More and more Enterprises fear that citizens
will wake up and realize the first thing to do
on the road to sustainability is to consume less.
Reaching
a sustainable trajectory for civilization as we
know it depends on fewer people, less
consumption per capita and a smaller ecological
footprint. That means less consumption within
all the organic components of human settlement
– the creation of Balanced Communities in
sustainable New Urban Regions.
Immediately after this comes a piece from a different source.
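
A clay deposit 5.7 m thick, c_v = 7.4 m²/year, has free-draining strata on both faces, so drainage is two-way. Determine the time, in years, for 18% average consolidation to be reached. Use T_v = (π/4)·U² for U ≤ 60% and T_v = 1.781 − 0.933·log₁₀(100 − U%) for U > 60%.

Drainage path length: H_d = H/2 = 2.85 m (double drainage).
U ≤ 60%: T_v = (π/4)·U² = (π/4)×0.18² = 0.025447.
t = T_v·H_d²/c_v = 0.025447×2.85²/7.4 = 0.02793 years.

t ≈ 0.0279 years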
The overarching
goal must be more happiness, more safety, more
Balance and less conflict.
Maritime
Highways are part of the answer to improved
Mobility and Access in and between New Urban
Regions but they will not make a difference
until there is a clear strategy that allows
citizens to be happy and safe with less movement
of people, goods and services over shorter
distances and with far less consumption.